Extendió la mano insistentemente para intentar tocarle el hombro con el fin de persuadirle, pero la mano chocó con la división de cristal provocando con el anillo de matrimonio un fuerte chasquido.
Ambos, ella y el hombre, permanecieron en silencio mirando hacia el lugar en el que había golpeado el cristal. Escuchó el ruido arrullador que inundaba la sala de espera y supo que las personas que estaban detrás de ella habían escuchado el sonido y la miraban con interés, esperando ver una escena dramática.
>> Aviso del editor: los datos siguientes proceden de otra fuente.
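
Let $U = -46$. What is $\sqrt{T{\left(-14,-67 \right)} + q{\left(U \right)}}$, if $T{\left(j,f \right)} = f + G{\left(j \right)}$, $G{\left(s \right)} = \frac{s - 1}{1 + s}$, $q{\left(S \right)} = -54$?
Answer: $\frac{i \sqrt{20254}}{13} \approx 10.947 i$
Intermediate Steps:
$G{\left(s \right)} = \frac{-1 + s}{1 + s}$
$T{\left(j,f \right)} = f + \frac{-1 + j}{1 + j}$
$\sqrt{T{\left(-14,-67 \right)} + q{\left(U \right)}} = \sqrt{\frac{-1 - 14 - 67 \left(1 - 14\right)}{1 - 14} - 54} = \sqrt{\frac{-1 - 14 - -871}{-13} - 54} = \sqrt{- \frac{-1 - 14 + 871}{13} - 54} = \sqrt{\left(- \frac{1}{13}\right) 856 - 54} = \sqrt{- \frac{856}{13} - 54} = \sqrt{- \frac{1558}{13}} = \frac{i \sqrt{20254}}{13}$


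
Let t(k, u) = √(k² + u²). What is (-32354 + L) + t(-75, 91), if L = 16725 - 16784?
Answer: -32413 + √13906 ≈ -32295.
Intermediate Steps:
L = -59
(-32354 + L) + t(-75, 91) = (-32354 - 59) + √((-75)² + 91²) = -32413 + √(5625 + 8281) = -32413 + √13906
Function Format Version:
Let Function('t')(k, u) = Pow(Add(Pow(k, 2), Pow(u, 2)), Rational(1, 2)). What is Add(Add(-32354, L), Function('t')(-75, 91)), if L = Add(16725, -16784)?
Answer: Add(-32413, Pow(13906, Rational(1, 2))) ≈ -32295.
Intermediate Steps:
L = -59
Add(Add(-32354, L), Function('t')(-75, 91)) = Add(Add(-32354, -59), Pow(Add(Pow(-75, 2), Pow(91, 2)), Rational(1, 2))) = Add(-32413, Pow(Add(5625, 8281), Rational(1, 2))) = Add(-32413, Pow(13906, Rational(1, 2)))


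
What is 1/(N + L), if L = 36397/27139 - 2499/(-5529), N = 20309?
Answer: 50017177/1015888534151 ≈ 4.9235e-5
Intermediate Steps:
L = 89686458/50017177 (L = 36397*(1/27139) - 2499*(-1/5529) = 36397/27139 + 833/1843 = 89686458/50017177 ≈ 1.7931)
1/(N + L) = 1/(20309 + 89686458/50017177) = 1/(1015888534151/50017177) = 50017177/1015888534151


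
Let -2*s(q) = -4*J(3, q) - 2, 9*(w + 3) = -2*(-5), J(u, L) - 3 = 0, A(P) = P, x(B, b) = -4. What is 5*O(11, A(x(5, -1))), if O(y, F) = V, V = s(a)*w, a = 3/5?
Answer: -595/9 ≈ -66.111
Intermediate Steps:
a = ⅗ (a = 3*(⅕) = ⅗ ≈ 0.60000)
J(u, L) = 3 (J(u, L) = 3 + 0 = 3)
w = -17/9 (w = -3 + (-2*(-5))/9 = -3 + (⅑)*10 = -3 + 10/9 = -17/9 ≈ -1.8889)
s(q) = 7 (s(q) = -(-4*3 - 2)/2 = -(-12 - 2)/2 = -½*(-14) = 7)
V = -119/9 (V = 7*(-17/9) = -119/9 ≈ -13.222)
O(y, F) = -119/9
5*O(11, A(x(5, -1))) = 5*(-119/9) = -595/9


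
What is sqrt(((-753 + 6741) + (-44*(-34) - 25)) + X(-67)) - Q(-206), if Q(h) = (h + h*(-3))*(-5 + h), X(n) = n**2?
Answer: 86932 + 2*sqrt(2987) ≈ 87041.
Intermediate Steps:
Q(h) = -2*h*(-5 + h) (Q(h) = (h - 3*h)*(-5 + h) = (-2*h)*(-5 + h) = -2*h*(-5 + h))
sqrt(((-753 + 6741) + (-44*(-34) - 25)) + X(-67)) - Q(-206) = sqrt(((-753 + 6741) + (-44*(-34) - 25)) + (-67)**2) - 2*(-206)*(5 - 1*(-206)) = sqrt((5988 + (1496 - 25)) + 4489) - 2*(-206)*(5 + 206) = sqrt((5988 + 1471) + 4489) - 2*(-206)*211 = sqrt(7459 + 4489) - 1*(-86932) = sqrt(11948) + 86932 = 2*sqrt(2987) + 86932 = 86932 + 2*sqrt(2987)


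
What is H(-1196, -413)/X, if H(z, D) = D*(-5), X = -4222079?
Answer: -2065/4222079 ≈ -0.00048910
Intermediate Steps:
H(z, D) = -5*D
H(-1196, -413)/X = -5*(-413)/(-4222079) = 2065*(-1/4222079) = -2065/4222079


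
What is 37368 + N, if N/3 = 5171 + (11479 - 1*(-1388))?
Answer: 91482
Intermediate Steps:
N = 54114 (N = 3*(5171 + (11479 - 1*(-1388))) = 3*(5171 + (11479 + 1388)) = 3*(5171 + 12867) = 3*18038 = 54114)
37368 + N = 37368 + 54114 = 91482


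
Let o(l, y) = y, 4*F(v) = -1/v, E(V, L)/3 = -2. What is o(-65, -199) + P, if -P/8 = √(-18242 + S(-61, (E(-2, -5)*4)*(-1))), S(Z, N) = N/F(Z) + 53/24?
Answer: -199 - 2*I*√1783266/3 ≈ -199.0 - 890.26*I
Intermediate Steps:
E(V, L) = -6 (E(V, L) = 3*(-2) = -6)
F(v) = -1/(4*v) (F(v) = (-1/v)/4 = -1/(4*v))
S(Z, N) = 53/24 - 4*N*Z (S(Z, N) = N/((-1/(4*Z))) + 53/24 = N*(-4*Z) + 53*(1/24) = -4*N*Z + 53/24 = 53/24 - 4*N*Z)
P = -2*I*√1783266/3 (P = -8*√(-18242 + (53/24 - 4*-6*4*(-1)*(-61))) = -8*√(-18242 + (53/24 - 4*(-24*(-1))*(-61))) = -8*√(-18242 + (53/24 - 4*24*(-61))) = -8*√(-18242 + (53/24 + 5856)) = -8*√(-18242 + 140597/24) = -2*I*√1783266/3 ≈ -890.26*I)
o(-65, -199) + P = -199 - 2*I*√1783266/3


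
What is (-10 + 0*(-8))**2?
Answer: 100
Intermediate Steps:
(-10 + 0*(-8))**2 = (-10 + 0)**2 = (-10)**2 = 100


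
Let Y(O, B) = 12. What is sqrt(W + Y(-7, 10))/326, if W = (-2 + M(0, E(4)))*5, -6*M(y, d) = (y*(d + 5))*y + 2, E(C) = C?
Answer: sqrt(3)/978 ≈ 0.0017710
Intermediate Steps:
M(y, d) = -1/3 - y**2*(5 + d)/6 (M(y, d) = -((y*(d + 5))*y + 2)/6 = -((y*(5 + d))*y + 2)/6 = -(y**2*(5 + d) + 2)/6 = -(2 + y**2*(5 + d))/6 = -1/3 - y**2*(5 + d)/6)
W = -35/3 (W = (-2 + (-1/3 - 5/6*0**2 - 1/6*4*0**2))*5 = (-2 + (-1/3 - 5/6*0 - 1/6*4*0))*5 = (-2 + (-1/3 + 0 + 0))*5 = (-2 - 1/3)*5 = -7/3*5 = -35/3 ≈ -11.667)
sqrt(W + Y(-7, 10))/326 = sqrt(-35/3 + 12)/326 = sqrt(1/3)*(1/326) = (sqrt(3)/3)*(1/326) = sqrt(3)/978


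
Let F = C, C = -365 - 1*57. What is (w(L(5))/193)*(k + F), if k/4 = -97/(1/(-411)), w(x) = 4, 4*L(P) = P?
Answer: 636184/193 ≈ 3296.3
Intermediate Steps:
C = -422 (C = -365 - 57 = -422)
L(P) = P/4
F = -422
k = 159468 (k = 4*(-97/(1/(-411))) = 4*(-97/(-1/411)) = 4*(-97*(-411)) = 4*39867 = 159468)
(w(L(5))/193)*(k + F) = (4/193)*(159468 - 422) = (4*(1/193))*159046 = (4/193)*159046 = 636184/193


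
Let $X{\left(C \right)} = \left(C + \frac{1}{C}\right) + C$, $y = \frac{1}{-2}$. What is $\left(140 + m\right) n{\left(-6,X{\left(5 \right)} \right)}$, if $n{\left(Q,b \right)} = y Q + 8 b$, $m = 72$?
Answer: $\frac{89676}{5} \approx 17935.0$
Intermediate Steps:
$y = - \frac{1}{2} \approx -0.5$
$X{\left(C \right)} = \frac{1}{C} + 2 C$
$n{\left(Q,b \right)} = 8 b - \frac{Q}{2}$ ($n{\left(Q,b \right)} = - \frac{Q}{2} + 8 b = 8 b - \frac{Q}{2}$)
$\left(140 + m\right) n{\left(-6,X{\left(5 \right)} \right)} = \left(140 + 72\right) \left(8 \left(\frac{1}{5} + 2 \cdot 5\right) - -3\right) = 212 \left(8 \left(\frac{1}{5} + 10\right) + 3\right) = 212 \left(8 \cdot \frac{51}{5} + 3\right) = 212 \left(\frac{408}{5} + 3\right) = 212 \cdot \frac{423}{5} = \frac{89676}{5}$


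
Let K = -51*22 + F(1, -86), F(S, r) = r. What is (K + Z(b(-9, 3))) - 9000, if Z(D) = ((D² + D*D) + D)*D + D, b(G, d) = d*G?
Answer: -48872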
Elisa sintió que la sangre se le subía a la cabeza de vergüenza. Se miró las manos mientras luchaba contra las lágrimas.
-Lo siento, señora -escuchó que decía el hombre con voz inexpresiva-. Tan pronto como consiga el comprobante requerido puede traérnoslo y revisaremos su solicitud. Que tenga un buen día.
Elisa no se movió, se sintió aturdida. Sólo cuando el hombre se acercó al micrófono y pronunció el nombre siguiente, recogió el bolso del mostrador y caminó hacia la puerta de cristal. Mediante un gran esfuerzo logró mantener la cabeza en alto y no mirar ni a izquierda ni a derecha. Pero cuando salía, escuchó que la vecina de Hortence suspiraba ruidosamente y le decía a su nueva amiga:
-¿Ves lo que te dije? No se lo dieron.